The headline act ‘Trans Expresse’ (pictured right) were a French troupe of drummers whose piece de resistance was to attach themselves to one of the biggest cranes in London and drum in middair on a giant children’s mobile. This was witnessed by about 250 people on a cold, dark Friday evening. That’ll be £162.50 per person to watch someone hanging around on Sutton High Street, something people can do for free on most days.
On the Saturday, an extraordinary claim by the Council that 25,000 came to see the launch. I’m not sure who counted nor if the people that just came to shop (or even just hang around) were included in that figure. Nonetheless, even allowing for the most rose-tinted of spectacles, this appears optimistic. Those that did come witnessed a giant robot, some giant painting and a giant accident when a lady in a motorised scooter drove off the edge of a raised platform on the new Trinity Square.
Meanwhile the main local paper, the Sutton Guardian, were hugged closely by the Council who made them ‘Official Media Partners’, thus ensuring that the headlines that followed were favourable. Fortunately, the Guardian followed up the next week by asking residents what they thought of the overall expense.
The irony was not lost when reading the launch day programme which explained that one of the groups of performance artists were named “The Bureau of Silly Ideas.” (Too many jokes, too little time so I’ll leave you to add your punchlines.)
by Paul Scully | Aug 29, 2010 | News |
From the Council which gave you £25k totem poles sited opposite a cash-strapped hospital, comes the latest wheeze in how to spray taxpayers’ money around on ‘art’.
The wooden menagerie pictured opposite has been concreted into the pavement on Sutton High Street where there was previously an open space. The metal globe sculpture has been relocated so that people avoiding the wooden fish to go to All Bar One and the Civic Office crash straight into it.

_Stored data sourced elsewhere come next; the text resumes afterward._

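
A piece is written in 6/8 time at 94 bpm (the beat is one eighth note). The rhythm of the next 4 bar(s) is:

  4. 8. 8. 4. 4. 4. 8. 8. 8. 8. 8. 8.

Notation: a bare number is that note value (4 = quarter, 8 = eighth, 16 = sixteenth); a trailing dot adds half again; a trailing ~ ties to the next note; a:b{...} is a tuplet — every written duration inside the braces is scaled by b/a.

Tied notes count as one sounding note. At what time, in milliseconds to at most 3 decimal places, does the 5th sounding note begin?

note 5 onset = 9b = 5744.681ms

1. 0.0ms @ 0 + 1914.894ms (3)
2. 1914.894ms @ 3 + 957.447ms (3/2)
3. 2872.34ms @ 9/2 + 957.447ms (3/2)
4. 3829.787ms @ 6 + 1914.894ms (3)
5. 5744.681ms @ 9 + 1914.894ms (3)
6. 7659.574ms @ 12 + 1914.894ms (3)
7. 9574.468ms @ 15 + 957.447ms (3/2)
8. 10531.915ms @ 33/2 + 957.447ms (3/2)
9. 11489.362ms @ 18 + 957.447ms (3/2)
10. 12446.809ms @ 39/2 + 957.447ms (3/2)
11. 13404.255ms @ 21 + 957.447ms (3/2)
12. 14361.702ms @ 45/2 + 957.447ms (3/2)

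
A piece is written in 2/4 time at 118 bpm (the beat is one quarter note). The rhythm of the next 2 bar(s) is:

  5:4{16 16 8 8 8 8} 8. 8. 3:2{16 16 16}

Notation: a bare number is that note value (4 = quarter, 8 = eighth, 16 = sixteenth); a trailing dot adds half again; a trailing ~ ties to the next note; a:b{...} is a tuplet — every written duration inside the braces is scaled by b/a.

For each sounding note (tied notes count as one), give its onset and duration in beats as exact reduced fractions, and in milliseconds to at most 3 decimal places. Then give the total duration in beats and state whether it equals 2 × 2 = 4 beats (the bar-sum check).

1) 0.0ms=0b +101.695ms=1/5b
2) 101.695ms=1/5b +101.695ms=1/5b
3) 203.39ms=2/5b +203.39ms=2/5b
4) 406.78ms=4/5b +203.39ms=2/5b
5) 610.169ms=6/5b +203.39ms=2/5b
6) 813.559ms=8/5b +203.39ms=2/5b
7) 1016.949ms=2b +381.356ms=3/4b
8) 1398.305ms=11/4b +381.356ms=3/4b
9) 1779.661ms=7/2b +84.746ms=1/6b
10) 1864.407ms=11/3b +84.746ms=1/6b
11) 1949.153ms=23/6b +84.746ms=1/6b
Σ=4b of 4 (118bpm 2/4) — PASS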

Lest we forget within the apparent benefits for this £3million splurge of your cash was the statement “Wider footways, better road crossings and less clutter will create a people-friendly zone.”
I’m not sure that mocking laughter was the reaction first envisaged by the Lib Dem Council cabinet who approved this project, but that is what appears to be the first reaction of those walking by.
We are still waiting for the ‘green wall’ to be installed on the face of Wilkinsons, which involves a lawn to be laid vertically up the front of the shop. When challenged over such expenditure, the Lib Dem administration claim that the £3million would have just be spent in another borough. That’s just not good enough. Whilst we all reevaluate the services that we receive and our own personal incomes as a result of the massive deficit created over the last few years, it is not acceptable for councillors to spend such amounts on needless projects. How many wooden fish will it take to fill one of the many empty shops on the High Street? How will a grass curtain on the front of one of the busier shops on the High Street help the hot dog seller that is being thrown off the pitch that she has held for the last 15 years? The north end of the High Street will remain largely a ghost town, with the lion’s share of the investment within yards of the Civic Offices. It is a case of out of sight, out of mind for the councillors that have been embolden by their win at the last election leaving them another four years to rack up the bills for Sutton’s taxpayers.
Leaving on a largely positive note, I am glad that another one of the Conservative manifesto commitments was adopted by siting recycling bins next to normal bins along the High Street. It’s just a shame that the brushed metal used makes them look a decade old already.